Masi co-founded the City Fresh initiative and served as its first director in 2004. City Fresh was one of the strategic projects that emerged out of the regional food Congress, focused on improving urban market access for rural farmers while improving food access in urban neighborhoods in Cleveland. City Fresh has evolved into a regional initiative that includes farmers and urban neighborhoods from six counties. City Fresh works with neighborhoods to organize Fresh Stop food centers which combine nutrition education and local food distribution. City Fresh also founded the market garden training program in 2005 in collaboration with Ohio State University Extension to train urban farmers to utilize vacant land to grow food for market.

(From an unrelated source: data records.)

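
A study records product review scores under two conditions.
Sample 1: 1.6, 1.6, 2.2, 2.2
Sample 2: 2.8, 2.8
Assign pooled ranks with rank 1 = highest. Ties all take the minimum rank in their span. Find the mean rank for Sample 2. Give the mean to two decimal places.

1.00

Sorted (descending): 2.8, 2.8, 2.2, 2.2, 1.6, 1.6
The 2 values of 2.8 occupy positions 1–2 → each gets rank 1.
The 2 values of 2.2 occupy positions 3–4 → each gets rank 3.
The 2 values of 1.6 occupy positions 5–6 → each gets rank 5.
Sample 2 values → pooled ranks: 2.8→1, 2.8→1
Mean rank = (1 + 1) / 2 = 1.00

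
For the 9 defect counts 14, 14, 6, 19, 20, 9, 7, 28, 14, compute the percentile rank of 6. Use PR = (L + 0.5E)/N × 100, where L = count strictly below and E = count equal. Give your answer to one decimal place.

5.6

N = 9.
Strictly below 6: 0. Equal to 6: 1.
PR = (0 + 0.5·1)/9 × 100 = 5.6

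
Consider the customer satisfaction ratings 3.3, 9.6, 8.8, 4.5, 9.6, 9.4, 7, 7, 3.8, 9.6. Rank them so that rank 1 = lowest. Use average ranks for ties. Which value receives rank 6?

8.8

Sorted (ascending): 3.3, 3.8, 4.5, 7, 7, 8.8, 9.4, 9.6, 9.6, 9.6
The 2 values of 7 occupy positions 4–5 → average rank (4+5)/2 = 4.5.
The 3 values of 9.6 occupy positions 8–10 → average rank 9.
Rank 6 → value 8.8.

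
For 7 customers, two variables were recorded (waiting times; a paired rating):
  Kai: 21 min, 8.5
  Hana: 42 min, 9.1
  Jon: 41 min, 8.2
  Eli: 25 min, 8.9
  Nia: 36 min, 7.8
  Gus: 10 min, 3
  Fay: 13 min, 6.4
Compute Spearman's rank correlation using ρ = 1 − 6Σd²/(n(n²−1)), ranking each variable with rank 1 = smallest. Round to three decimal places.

0.714

Ranks of variable 1: 3, 7, 6, 4, 5, 1, 2
Ranks of variable 2: 5, 7, 4, 6, 3, 1, 2
d = r₁ − r₂: -2, 0, 2, -2, 2, 0, 0
d²: 4, 0, 4, 4, 4, 0, 0; Σd² = 16
ρ = 1 − 6·16/(7·48) = 1 − 96/336 = 0.714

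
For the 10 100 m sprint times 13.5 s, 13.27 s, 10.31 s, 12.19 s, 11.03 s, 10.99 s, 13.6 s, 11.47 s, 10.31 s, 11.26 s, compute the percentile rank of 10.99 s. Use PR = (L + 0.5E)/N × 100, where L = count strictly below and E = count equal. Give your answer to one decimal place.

N = 10.
Strictly below 10.99: 2. Equal to 10.99: 1.
PR = (2 + 0.5·1)/10 × 100 = 25.0

25.0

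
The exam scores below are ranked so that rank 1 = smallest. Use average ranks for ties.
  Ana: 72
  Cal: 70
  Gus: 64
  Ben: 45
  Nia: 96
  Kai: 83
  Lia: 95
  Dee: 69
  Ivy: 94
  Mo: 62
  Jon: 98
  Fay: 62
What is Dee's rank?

Sorted (ascending): 45, 62, 62, 64, 69, 70, 72, 83, 94, 95, 96, 98
The 2 values of 62 occupy positions 2–3 → average rank (2+3)/2 = 2.5.
Dee has value 69 → rank 5.

5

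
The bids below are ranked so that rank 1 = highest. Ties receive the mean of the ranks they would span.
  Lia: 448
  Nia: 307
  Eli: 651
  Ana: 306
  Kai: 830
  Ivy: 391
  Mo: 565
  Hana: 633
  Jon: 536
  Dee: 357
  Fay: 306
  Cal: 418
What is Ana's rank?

11.5

Sorted (descending): 830, 651, 633, 565, 536, 448, 418, 391, 357, 307, 306, 306
The 2 values of 306 occupy positions 11–12 → average rank (11+12)/2 = 11.5.
Ana has value 306 → rank 11.5.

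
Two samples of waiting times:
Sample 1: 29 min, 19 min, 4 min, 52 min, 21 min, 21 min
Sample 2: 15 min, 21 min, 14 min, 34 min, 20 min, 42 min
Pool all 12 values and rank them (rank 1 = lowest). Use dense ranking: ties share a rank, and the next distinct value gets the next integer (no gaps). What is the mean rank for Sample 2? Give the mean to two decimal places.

5.50

Sorted (ascending): 4, 14, 15, 19, 20, 21, 21, 21, 29, 34, 42, 52
The 3 values of 21 share dense rank 6.
Remaining distinct values take the next consecutive integers.
Sample 2 values → pooled ranks: 15→3, 21→6, 14→2, 34→8, 20→5, 42→9
Mean rank = (3 + 6 + 2 + 8 + 5 + 9) / 6 = 5.50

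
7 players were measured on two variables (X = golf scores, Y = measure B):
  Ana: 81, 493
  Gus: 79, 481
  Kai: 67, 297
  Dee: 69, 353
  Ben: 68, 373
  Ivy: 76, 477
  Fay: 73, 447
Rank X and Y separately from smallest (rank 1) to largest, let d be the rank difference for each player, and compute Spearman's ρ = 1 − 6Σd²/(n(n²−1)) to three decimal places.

Ranks of variable 1: 7, 6, 1, 3, 2, 5, 4
Ranks of variable 2: 7, 6, 1, 2, 3, 5, 4
d = r₁ − r₂: 0, 0, 0, 1, -1, 0, 0
d²: 0, 0, 0, 1, 1, 0, 0; Σd² = 2
ρ = 1 − 6·2/(7·48) = 1 − 12/336 = 0.964

0.964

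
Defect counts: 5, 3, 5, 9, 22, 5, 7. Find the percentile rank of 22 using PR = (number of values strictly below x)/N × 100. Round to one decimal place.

85.7

N = 7.
Strictly below 22: 6. Equal to 22: 1.
PR = 6/7 × 100 = 85.7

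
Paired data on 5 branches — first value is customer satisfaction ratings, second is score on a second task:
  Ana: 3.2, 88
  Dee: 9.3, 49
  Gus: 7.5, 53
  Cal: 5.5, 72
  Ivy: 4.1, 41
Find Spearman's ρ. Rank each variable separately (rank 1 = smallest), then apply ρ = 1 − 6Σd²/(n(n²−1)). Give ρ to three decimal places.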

Masi founded the Agrarian Learning Network in 2006 which served as a tool to encourage cross-learning between communities in Northeast Ohio. The network hosted two permacutlure training intensives with renown international permacutlure designer Darren Doherty and over 40 topical workshops for urban and beginning farmers. The network also spawned several digital media projects, which culminated in two feature length documentary films, including the Real Low Calorie Diet (2007)and PolyCultures: Food Where We Live (2009)PolyCultures was a featured selection of the Cleveland International Film Festival and has since played at five other film festivals across the globe.

Masi co-founded the Cleveland-Cuyahoga County Food Policy Coalition in 2007 in collaboration with the Cleveland Department of Public Health, OSU Extension, and Case Western Reserve University. The coalition provides a collaborative network of more than 50 organizations, agencies, and businesses focused on improving food access, public health, urban agriculture, food waste recovery, community food assessment, and rural-urban linking.

Masi received his B.A. with Honors in Environmental Studies and Government at Oberlin College in 1993. He received an M.S. in Urban Studies at Cleveland State University in 2002 where he graduated with honors and received an award for meritorious scholarship. Masi is currently working on a book combining natural history, regenerative design, and local food systems development which will draw on examples from Northeast Ohio’s food system efforts.